In Tallinn, for one child with special needs, it takes nearly an hour and a half to reach school by social transport. This prompted the office of the Chancellor of Justice to consider whether the duration of pupils' commutes to school should be regulated by law.
On June 6, Chancellor of Justice Ülle Madise sent an appeal to the Tallinn City Government, the Ministry of Education and Research, and the Ministry of Social Affairs, requesting an evaluation of whether the travel time of pupils to school should be regulated by law, so that their morning commute would not be excessively long.
The appeal was initiated by the parent of a child whose travel to school each morning takes an hour and a half, leaving the child tired and unable to concentrate in the early morning.
Atko-Madis Tammar, senior adviser in the Social Rights Department of the Chancellor of Justice's Office, told ERR that the case involves a child who cannot attend a school near to home due to special needs, making the school a forced choice for the child and their family. The city of Tallinn provides the child with social transportation to and from school.
"I cannot tell you the distance between home and school, but the social transport bus stops in many other places that are not on the way, so it is not about the distance but the time it takes to get to school," Tammar explained.
He added that it is likely that other children share the same concerns. "As this child is not alone on the bus, there is a good chance that the problem is widespread and that there are also other children who have to endure a long commute to school."
Arne Kailas, deputy head of the welfare and health unit at the Tallinn City administration, said that social transport is provided as a regular service, i.e. children who live more or less in the same area are picked up and taken to school. "For example, if you need to pick up children in Lasnamäe, but the school is in Mustamäe, the journey to school will inevitably take a longer time," he said.
"Getting on the bus also takes time, typically about five minutes per passenger, because pupils often require assistance, such as a driver helping a child in a wheelchair board the vehicle."
Kailas said the route is periodically evaluated, and if possible, attempts are made to optimize the travel times. He added that passengers who can come to a pick-up point help to shorten the bus ride.

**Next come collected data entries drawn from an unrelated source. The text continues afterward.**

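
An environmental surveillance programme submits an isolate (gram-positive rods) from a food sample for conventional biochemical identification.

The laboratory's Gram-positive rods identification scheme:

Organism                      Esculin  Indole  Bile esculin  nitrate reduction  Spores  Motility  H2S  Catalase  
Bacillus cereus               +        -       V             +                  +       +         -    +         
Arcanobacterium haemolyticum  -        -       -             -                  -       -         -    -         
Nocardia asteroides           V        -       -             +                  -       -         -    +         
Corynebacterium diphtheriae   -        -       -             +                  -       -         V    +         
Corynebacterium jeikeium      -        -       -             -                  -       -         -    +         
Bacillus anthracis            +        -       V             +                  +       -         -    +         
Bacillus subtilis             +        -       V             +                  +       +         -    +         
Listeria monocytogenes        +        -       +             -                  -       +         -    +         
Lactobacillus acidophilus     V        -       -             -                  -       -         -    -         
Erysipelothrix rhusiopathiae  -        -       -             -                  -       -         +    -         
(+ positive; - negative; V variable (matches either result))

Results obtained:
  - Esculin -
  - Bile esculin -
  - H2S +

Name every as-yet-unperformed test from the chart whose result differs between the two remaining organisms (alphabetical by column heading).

Esculin -: excludes Bacillus cereus, Bacillus anthracis, Bacillus subtilis, Listeria monocytogenes — 6 left.
H2S +: excludes Arcanobacterium haemolyticum, Nocardia asteroides, Corynebacterium jeikeium, Lactobacillus acidophilus — 2 left.
Bile esculin -: all 2 remaining candidates are consistent.
Two candidates remain: Corynebacterium diphtheriae and Erysipelothrix rhusiopathiae.
  Indole: - vs - — same for both, does not separate.
  nitrate reduction: Corynebacterium diphtheriae +, Erysipelothrix rhusiopathiae - — discriminates.
  Spores: - vs - — same for both, does not separate.
  Motility: - vs - — same for both, does not separate.
  Catalase: Corynebacterium diphtheriae +, Erysipelothrix rhusiopathiae - — discriminates.

Catalase, nitrate reduction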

Tammar said that the Chancellor of Justice's Office has also reached out to the Ministry of Education and Research and the Ministry of Social Affairs to obtain their judgment on how long a reasonable school commute time for a child should be and whether this ought to be codified in law.

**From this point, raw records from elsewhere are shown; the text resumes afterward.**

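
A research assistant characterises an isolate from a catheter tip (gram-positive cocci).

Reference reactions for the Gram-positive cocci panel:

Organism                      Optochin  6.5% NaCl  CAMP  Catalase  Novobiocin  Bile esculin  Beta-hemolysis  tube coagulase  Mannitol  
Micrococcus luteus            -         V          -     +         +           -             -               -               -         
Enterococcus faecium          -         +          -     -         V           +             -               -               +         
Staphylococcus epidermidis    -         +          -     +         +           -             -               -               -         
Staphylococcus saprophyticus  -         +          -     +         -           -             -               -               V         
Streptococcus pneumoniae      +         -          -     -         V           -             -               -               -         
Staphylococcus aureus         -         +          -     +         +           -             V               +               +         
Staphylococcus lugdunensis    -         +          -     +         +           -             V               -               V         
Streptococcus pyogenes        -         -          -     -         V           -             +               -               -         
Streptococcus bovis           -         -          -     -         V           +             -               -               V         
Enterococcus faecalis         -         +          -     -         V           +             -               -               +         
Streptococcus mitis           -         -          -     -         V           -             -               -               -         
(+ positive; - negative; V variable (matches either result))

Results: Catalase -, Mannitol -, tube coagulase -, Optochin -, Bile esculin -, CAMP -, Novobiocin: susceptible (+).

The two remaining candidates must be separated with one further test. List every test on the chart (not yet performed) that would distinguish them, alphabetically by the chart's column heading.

Beta-hemolysis

Novobiocin +: excludes Staphylococcus saprophyticus — 10 left.
Catalase -: excludes Micrococcus luteus, Staphylococcus epidermidis, Staphylococcus aureus, Staphylococcus lugdunensis — 6 left.
CAMP -: all 6 remaining candidates are consistent.
tube coagulase -: all 6 remaining candidates are consistent.
Optochin -: excludes Streptococcus pneumoniae — 5 left.
Mannitol -: excludes Enterococcus faecium, Enterococcus faecalis — 3 left.
Bile esculin -: excludes Streptococcus bovis — 2 left.
Two candidates remain: Streptococcus mitis and Streptococcus pyogenes.
  6.5% NaCl: - vs - — same for both, does not separate.
  Beta-hemolysis: Streptococcus mitis -, Streptococcus pyogenes + — discriminates.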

Until now, the law has only laid down the length of the walk to school in kilometres: a child can walk a maximum of three kilometres to school. There are no time limits for the morning school journey.
"In some cases, it is unavoidable for a child to have a longer commute to school; however, it is necessary to discuss its maximum duration, the city's responsibilities and the circumstances the child could be reasonably expected to endure," he said.
Taavi Audo, head of communications at the Ministry of Social Affairs, told ERR that the ministry wants to discuss and analyze the appeal, and cannot comment at the moment because it has not yet been officially discussed.
The Ministry of Education and Research also told ERR that it has received the Chancellor of Justice's appeal on school transportation organization and wants to discuss it in the near future.